= Jazz Institute of Chicago =

U.S. non-profit organization

The Jazz Institute of Chicago is a non-profit arts presenting organization that produces jazz concerts and runs educational programs. It was founded in 1969 by a small band of jazz fans, writers, club owners, and musicians to preserve the historical roots of Chicago music and to ensure that the music would still be heard.
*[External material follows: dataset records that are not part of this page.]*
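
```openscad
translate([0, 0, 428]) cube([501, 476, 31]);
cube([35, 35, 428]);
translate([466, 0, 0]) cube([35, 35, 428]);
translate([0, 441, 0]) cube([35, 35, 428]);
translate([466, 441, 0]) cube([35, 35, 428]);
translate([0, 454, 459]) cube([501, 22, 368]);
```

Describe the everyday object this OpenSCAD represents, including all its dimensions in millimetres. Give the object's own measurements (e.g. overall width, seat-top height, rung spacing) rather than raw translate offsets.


A chair. The seat is a 501×476×31 mm slab with its top at z = 459 mm, on four 35×35 mm corner legs (flush with the seat edges, standing on z = 0). A flat backrest 22 mm thick, 368 mm tall, spans the full seat width and rises from the seat top along its +y edge, rear face flush with the rear of the seat.


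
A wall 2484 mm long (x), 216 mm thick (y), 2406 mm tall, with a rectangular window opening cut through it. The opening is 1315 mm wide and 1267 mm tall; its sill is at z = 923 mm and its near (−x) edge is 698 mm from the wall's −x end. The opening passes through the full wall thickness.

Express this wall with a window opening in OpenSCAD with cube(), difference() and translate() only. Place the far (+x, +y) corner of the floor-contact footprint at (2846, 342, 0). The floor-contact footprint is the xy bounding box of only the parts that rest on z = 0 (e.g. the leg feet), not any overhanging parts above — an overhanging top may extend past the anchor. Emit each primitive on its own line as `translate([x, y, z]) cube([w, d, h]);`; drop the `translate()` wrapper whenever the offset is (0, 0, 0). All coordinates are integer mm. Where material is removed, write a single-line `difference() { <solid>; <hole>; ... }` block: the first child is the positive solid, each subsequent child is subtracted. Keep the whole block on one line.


difference() { translate([362, 126, 0]) cube([2484, 216, 2406]); translate([1060, 126, 923]) cube([1315, 216, 1267]); }


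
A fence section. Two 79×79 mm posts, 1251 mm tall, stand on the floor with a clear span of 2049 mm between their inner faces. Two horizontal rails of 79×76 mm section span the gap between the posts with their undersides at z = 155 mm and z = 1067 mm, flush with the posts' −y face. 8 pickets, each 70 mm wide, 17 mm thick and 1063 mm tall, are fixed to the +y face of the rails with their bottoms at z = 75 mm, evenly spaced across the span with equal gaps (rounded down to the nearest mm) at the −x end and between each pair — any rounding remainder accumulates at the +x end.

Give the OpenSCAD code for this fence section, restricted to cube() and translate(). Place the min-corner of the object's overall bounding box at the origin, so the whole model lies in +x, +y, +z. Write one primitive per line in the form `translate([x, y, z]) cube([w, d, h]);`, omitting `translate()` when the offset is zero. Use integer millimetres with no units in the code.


cube([79, 79, 1251]);
translate([2128, 0, 0]) cube([79, 79, 1251]);
translate([79, 0, 155]) cube([2049, 79, 76]);
translate([79, 0, 1067]) cube([2049, 79, 76]);
translate([244, 79, 75]) cube([70, 17, 1063]);
translate([479, 79, 75]) cube([70, 17, 1063]);
translate([714, 79, 75]) cube([70, 17, 1063]);
translate([949, 79, 75]) cube([70, 17, 1063]);
translate([1184, 79, 75]) cube([70, 17, 1063]);
translate([1419, 79, 75]) cube([70, 17, 1063]);
translate([1654, 79, 75]) cube([70, 17, 1063]);
translate([1889, 79, 75]) cube([70, 17, 1063]);


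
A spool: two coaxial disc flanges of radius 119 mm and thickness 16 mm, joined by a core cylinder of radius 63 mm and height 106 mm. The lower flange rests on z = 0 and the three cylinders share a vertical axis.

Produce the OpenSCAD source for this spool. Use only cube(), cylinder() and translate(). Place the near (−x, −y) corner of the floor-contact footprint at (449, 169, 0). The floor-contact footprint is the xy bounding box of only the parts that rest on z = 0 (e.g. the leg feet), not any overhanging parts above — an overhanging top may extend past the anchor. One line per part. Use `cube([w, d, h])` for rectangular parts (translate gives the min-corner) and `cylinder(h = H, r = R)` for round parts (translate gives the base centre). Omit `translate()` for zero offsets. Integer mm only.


translate([568, 288, 0]) cylinder(h = 16, r = 119);
translate([568, 288, 16]) cylinder(h = 106, r = 63);
translate([568, 288, 122]) cylinder(h = 16, r = 119);


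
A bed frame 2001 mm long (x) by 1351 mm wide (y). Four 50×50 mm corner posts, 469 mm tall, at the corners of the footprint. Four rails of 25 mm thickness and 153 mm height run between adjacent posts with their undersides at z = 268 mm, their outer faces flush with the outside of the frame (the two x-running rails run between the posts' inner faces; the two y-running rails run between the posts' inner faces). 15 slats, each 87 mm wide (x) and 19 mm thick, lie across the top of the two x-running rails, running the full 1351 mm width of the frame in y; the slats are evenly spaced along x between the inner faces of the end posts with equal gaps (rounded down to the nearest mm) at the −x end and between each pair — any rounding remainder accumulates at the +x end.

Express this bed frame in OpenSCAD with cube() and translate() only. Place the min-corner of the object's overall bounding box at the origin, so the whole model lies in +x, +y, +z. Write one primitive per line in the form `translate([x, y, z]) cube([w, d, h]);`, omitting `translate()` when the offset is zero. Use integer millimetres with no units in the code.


// slat z = rail_z + rail_h = 268 + 153 = 421
// slat gap = ⌊(1901 − 15·87) / 16⌋ = 37
cube([50, 50, 469]);
translate([0, 1301, 0]) cube([50, 50, 469]);
translate([1951, 0, 0]) cube([50, 50, 469]);
translate([1951, 1301, 0]) cube([50, 50, 469]);
translate([50, 0, 268]) cube([1901, 25, 153]);
translate([50, 1326, 268]) cube([1901, 25, 153]);
translate([0, 50, 268]) cube([25, 1251, 153]);
translate([1976, 50, 268]) cube([25, 1251, 153]);
translate([87, 0, 421]) cube([87, 1351, 19]);
translate([211, 0, 421]) cube([87, 1351, 19]);
translate([335, 0, 421]) cube([87, 1351, 19]);
translate([459, 0, 421]) cube([87, 1351, 19]);
translate([583, 0, 421]) cube([87, 1351, 19]);
translate([707, 0, 421]) cube([87, 1351, 19]);
translate([831, 0, 421]) cube([87, 1351, 19]);
translate([955, 0, 421]) cube([87, 1351, 19]);
translate([1079, 0, 421]) cube([87, 1351, 19]);
translate([1203, 0, 421]) cube([87, 1351, 19]);
translate([1327, 0, 421]) cube([87, 1351, 19]);
translate([1451, 0, 421]) cube([87, 1351, 19]);
translate([1575, 0, 421]) cube([87, 1351, 19]);
translate([1699, 0, 421]) cube([87, 1351, 19]);
translate([1823, 0, 421]) cube([87, 1351, 19]);


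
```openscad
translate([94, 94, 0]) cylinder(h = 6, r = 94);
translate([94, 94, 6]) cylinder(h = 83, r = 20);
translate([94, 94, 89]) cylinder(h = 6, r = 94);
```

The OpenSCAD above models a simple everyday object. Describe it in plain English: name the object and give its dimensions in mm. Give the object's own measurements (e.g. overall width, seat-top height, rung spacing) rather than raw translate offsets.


A spool: two coaxial disc flanges of radius 94 mm and thickness 6 mm, joined by a core cylinder of radius 20 mm and height 83 mm. The lower flange rests on z = 0 and the three cylinders share a vertical axis.


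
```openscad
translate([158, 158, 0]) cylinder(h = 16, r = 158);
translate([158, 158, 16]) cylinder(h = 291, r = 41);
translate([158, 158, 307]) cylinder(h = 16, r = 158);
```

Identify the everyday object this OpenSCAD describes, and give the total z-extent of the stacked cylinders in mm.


A spool. The overall height is 323 mm.

Three coaxial cylinders, large–small–large — a spool. Two 16 mm flanges and a 291 mm core give 16 + 291 + 16 = 323 mm.


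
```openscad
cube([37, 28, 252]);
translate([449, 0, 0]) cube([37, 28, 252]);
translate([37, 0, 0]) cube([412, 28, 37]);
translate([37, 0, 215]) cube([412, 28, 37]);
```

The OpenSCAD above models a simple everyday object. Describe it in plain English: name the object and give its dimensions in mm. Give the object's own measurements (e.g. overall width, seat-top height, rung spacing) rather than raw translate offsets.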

Among the founding members were trad pianist Art Hodes, Muhal Richard Abrams, who a few years earlier had also co-founded the Association for the Advancement of Creative Musicians (AACM), Harriet Choice, then music writer for the Chicago Tribune, Joe Segal, owner of The Jazz Showcase, Bob Koester, owner of Delmark Records, Don DeMicheal, drummer and editor of Down Beat magazine, Jim DeJong, who went on to serve briefly as the institute's executive director and to serve almost fifty years on its board, and jazz promoter and supporter Penny Tyler.

In 1979, the institute began programming the Chicago Jazz Festival for the City of Chicago's Department of Special Affairs and Cultural events. This was commemorated through multiple events as a 50th anniversary celebration in 2019. Also in 2019, Heather Ireland Robinson, the executive director of the institute was named a 2019 Chicagoan of the Year.